Confrontos na Somália matam 40, dizem testemunhas

Insurgentes islamitas e soldados do governo entraram em confrontam hoje pelo controle de cidades estratégicas da Somália. Segundo o testemunho de moradores locais, cerca de 40 pessoas morreram. Os confrontos começaram em Bula Burte, cerca de 210 quilômetros ao norte da capital, Mogadiscio. A violência começou quando soldados do governo entraram em uma cidade controlada pelo grupo islamita Al-Shabab.

AE-AP, Agencia Estado

20 de agosto de 2009 | 18h04

O morador Osman Ganey afirmou ter visto 15 corpos e que os confrontos prosseguiam. Em outra área, o morador Farah Abdi Barre contou 25 corpos. "Nós fechamos todas nossas lojas e a maioria dos moradores está fugindo", afirmou um comerciante local, Mohamed Ibrahim, por telefone. Testemunhas também afirmaram ter visto tropas da vizinha Etiópia no país. Caso confirmada, a notícia enfurecerá os insurgentes, que veem as forças etíopes como invasoras desde que elas ajudaram a fazer os militantes recuar, em 2006. Um porta-voz do governo local negou que haja tropas etíopes no país.
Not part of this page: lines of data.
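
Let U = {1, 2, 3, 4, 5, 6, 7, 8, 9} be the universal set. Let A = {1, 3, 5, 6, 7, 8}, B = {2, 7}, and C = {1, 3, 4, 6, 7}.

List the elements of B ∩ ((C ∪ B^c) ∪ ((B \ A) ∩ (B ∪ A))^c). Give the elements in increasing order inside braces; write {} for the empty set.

{7}

B^c = {1, 3, 4, 5, 6, 8, 9}
C ∪ B^c = {1, 3, 4, 5, 6, 7, 8, 9}
B \ A = {2}
B ∪ A = {1, 2, 3, 5, 6, 7, 8}
(B \ A) ∩ (B ∪ A) = {2}
((B \ A) ∩ (B ∪ A))^c = {1, 3, 4, 5, 6, 7, 8, 9}
(C ∪ B^c) ∪ ((B \ A) ∩ (B ∪ A))^c = {1, 3, 4, 5, 6, 7, 8, 9}
B ∩ ((C ∪ B^c) ∪ ((B \ A) ∩ (B ∪ A))^c) = {7}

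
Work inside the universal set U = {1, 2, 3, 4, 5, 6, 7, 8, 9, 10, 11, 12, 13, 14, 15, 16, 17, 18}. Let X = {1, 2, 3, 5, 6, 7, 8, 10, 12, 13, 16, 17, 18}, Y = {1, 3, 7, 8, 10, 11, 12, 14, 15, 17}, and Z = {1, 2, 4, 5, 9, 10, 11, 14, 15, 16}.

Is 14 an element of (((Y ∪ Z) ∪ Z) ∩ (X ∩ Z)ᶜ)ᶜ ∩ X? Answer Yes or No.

No

14 ∈ Y and 14 ∈ Z, so 14 ∈ Y ∪ Z
14 ∈ (Y ∪ Z) and 14 ∈ Z, so 14 ∈ (Y ∪ Z) ∪ Z
14 ∉ X and 14 ∈ Z, so 14 ∉ X ∩ Z
14 ∈ (X ∩ Z)ᶜ since 14 ∉ (X ∩ Z)
14 ∈ ((Y ∪ Z) ∪ Z) and 14 ∈ (X ∩ Z)ᶜ, so 14 ∈ ((Y ∪ Z) ∪ Z) ∩ (X ∩ Z)ᶜ
14 ∉ (((Y ∪ Z) ∪ Z) ∩ (X ∩ Z)ᶜ)ᶜ since 14 ∈ (((Y ∪ Z) ∪ Z) ∩ (X ∩ Z)ᶜ)
14 ∉ (((Y ∪ Z) ∪ Z) ∩ (X ∩ Z)ᶜ)ᶜ and 14 ∉ X, so 14 ∉ (((Y ∪ Z) ∪ Z) ∩ (X ∩ Z)ᶜ)ᶜ ∩ X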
A Somália vive em um contexto de anarquia e violência desde que líderes tribais depuseram o ditador Mohamed Siad Barre, em 1991, e começaram a lutar entre si. O grupo Al-Shabab, que tem estrangeiros em suas fileiras, opera abertamente na capital e trabalha para derrubar o governo e impor uma visão restrita do Islã no país. Os Estados Unidos afirmam que o Al-Shabab tem vínculos com a Al-Qaeda, mas o grupo nega.